Rafay Systems Launches Self-Service Kubernetes Capabilities
August 3, 2022
Rafay
Systems made new capabilities that empower enterprise platform teams to provide
developer self-service for faster application deployments with the necessary
guardrails enterprises require. With these new features, Rafay's Kubernetes
Operations Platform (KOP) provides platform teams with the most efficient way to
establish Kubernetes standards and best practices while freeing developers to
rapidly innovate.
Today's enterprise developers want autonomy in order to innovate and deploy
their modern applications quickly. Platform teams want standardization and
control for repeatability and governance. Finding the right balance between
these requirements has been elusive for today's enterprises, until now. With
Rafay, platform teams empower development teams with the ability to provision
clusters using Terraform or GitOps workflows, as well as create and manage
namespaces for their teams on dedicated or shared clusters. At the same time,
platform teams maintain control through pre-approved, curated cluster
blueprints, centralized Kubernetes policy definition and enforcement, and more.
Platform teams also benefit from central visibility, health status and policy
violation notifications across the entire Kubernetes fleet.
Developer self-service capabilities replace slow, ticket-based processes for
requesting new infrastructure, or access to existing infrastructure. As a
result, development teams can eliminate the largest developer productivity
impediment – waiting for central IT to provision or provide access to Kubernetes
clusters and infrastructure. According to Lydia Leong, Distinguished VP and
Analyst with Gartner for Technical Professionals, "Self-service — and more
broadly, developer control over infrastructure — isn't an all-or-nothing
proposition. Responsibility can be divided across the application life cycle, so
that you can get benefits from 'You build it, you run it' without necessarily
parachuting your developers into an untamed and unknown wilderness and wishing
them luck in surviving because it's not an Infrastructure & Operations (I&O)
team problem any more."
"Platform teams can leverage Rafay's KOP to create standardized and repeatable
automation that developers can consume as a service," said Mohan Atreya, SVP of
Products and Services for Rafay. "This allows developers to focus on building
transformational products and rolling them out faster to customers versus
spending valuable time trying to tame the complexity of Kubernetes management
and operations."
Rafay offers enterprises the following benefits:
Velocity
without sacrificing stability: Platform teams that empower application
development teams with self-service enable fast and easy container-based
application development. Since all Kubernetes cluster namespaces are created
within predefined standards, Rafay reduces human error which improves the
stability of the underlying Kubernetes cluster.

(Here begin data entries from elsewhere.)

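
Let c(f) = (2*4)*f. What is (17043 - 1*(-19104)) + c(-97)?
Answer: 35371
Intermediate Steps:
c(f) = 8*f
(17043 - 1*(-19104)) + c(-97) = (17043 - 1*(-19104)) + 8*(-97) = (17043 + 19104) - 776 = 36147 - 776 = 35371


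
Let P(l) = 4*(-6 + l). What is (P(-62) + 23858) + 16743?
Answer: 40329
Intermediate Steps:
P(l) = -24 + 4*l
(P(-62) + 23858) + 16743 = ((-24 + 4*(-62)) + 23858) + 16743 = ((-24 - 248) + 23858) + 16743 = (-272 + 23858) + 16743 = 23586 + 16743 = 40329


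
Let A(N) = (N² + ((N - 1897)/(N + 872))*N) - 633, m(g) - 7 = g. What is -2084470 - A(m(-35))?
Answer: -439868506/211 ≈ -2.0847e+6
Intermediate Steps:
m(g) = 7 + g
A(N) = -633 + N² + N*(-1897 + N)/(872 + N) (A(N) = (N² + ((-1897 + N)/(872 + N))*N) - 633 = (N² + N*(-1897 + N)/(872 + N)) - 633 = -633 + N² + N*(-1897 + N)/(872 + N))
-2084470 - A(m(-35)) = -2084470 - (-551976 + (7 - 35)³ - 2530*(7 - 35) + 873*(7 - 35)²)/(872 + (7 - 35)) = -2084470 - (-551976 + (-28)³ - 2530*(-28) + 873*(-28)²)/(872 - 28) = -2084470 - (-551976 - 21952 + 70840 + 873*784)/844 = -2084470 - (-551976 - 21952 + 70840 + 684432)/844 = -2084470 - 181344/844 = -2084470 - 1*45336/211 = -2084470 - 45336/211 = -439868506/211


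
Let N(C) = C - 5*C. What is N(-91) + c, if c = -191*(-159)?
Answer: 30733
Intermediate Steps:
N(C) = -4*C
c = 30369
N(-91) + c = -4*(-91) + 30369 = 364 + 30369 = 30733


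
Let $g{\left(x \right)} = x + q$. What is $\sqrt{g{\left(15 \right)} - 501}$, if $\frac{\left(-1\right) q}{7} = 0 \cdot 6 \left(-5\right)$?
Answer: $9 i \sqrt{6} \approx 22.045 i$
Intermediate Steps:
$q = 0$ ($q = - 7 \cdot 0 \cdot 6 \left(-5\right) = - 7 \cdot 0 \left(-5\right) = \left(-7\right) 0 = 0$)
$g{\left(x \right)} = x$ ($g{\left(x \right)} = x + 0 = x$)
$\sqrt{g{\left(15 \right)} - 501} = \sqrt{15 - 501} = \sqrt{-486} = 9 i \sqrt{6}$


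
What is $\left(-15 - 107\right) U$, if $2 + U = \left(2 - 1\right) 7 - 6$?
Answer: $122$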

Creating autonomy while reducing risk: The self-service aspect enables
developers to work asynchronously with the appropriate infrastructure
configurations and quotas in place. This prevents excessive usage in terms of
CPU and memory to control costs and avoid a monopoly of Kubernetes cluster
resources.
Accelerating deployments and innovation: By offloading Kubernetes cluster
namespace creation and management to the development team, central IT and
platform teams are no longer seen as a bottleneck to the engineering workflows
using Kubernetes. The independence that developers gain makes it possible to
spend more time innovating instead of worrying about infrastructure.

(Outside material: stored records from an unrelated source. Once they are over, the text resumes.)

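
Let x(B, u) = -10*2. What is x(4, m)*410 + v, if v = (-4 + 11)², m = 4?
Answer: -8151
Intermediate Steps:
x(B, u) = -20
v = 49 (v = 7² = 49)
x(4, m)*410 + v = -20*410 + 49 = -8200 + 49 = -8151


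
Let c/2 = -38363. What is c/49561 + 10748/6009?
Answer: 71635094/297812049 ≈ 0.24054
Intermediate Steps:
c = -76726 (c = 2*(-38363) = -76726)
c/49561 + 10748/6009 = -76726/49561 + 10748/6009 = 71635094/297812049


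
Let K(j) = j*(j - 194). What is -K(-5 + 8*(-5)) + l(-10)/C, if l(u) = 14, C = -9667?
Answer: -14852657/1381 ≈ -10755.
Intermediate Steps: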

Soft multi-tenancy with guardrails: Instituting quotas and the ability for
development teams to have self-contained workspaces allows platform teams to
reduce operational overhead and costs by taking advantage of shared clusters
across teams with workspace isolation. This eliminates the need for platform
teams to provision a cluster for each development team, thereby reducing cloud
compute costs.
Hard multi-tenancy: Rafay enables platform teams to allow development teams to
create and operate multiple clusters to comply with isolation requirements. This
enforces stricter lines of ownership, reduces infrastructure dependencies and
prevents any negative consequences from other applications or application teams.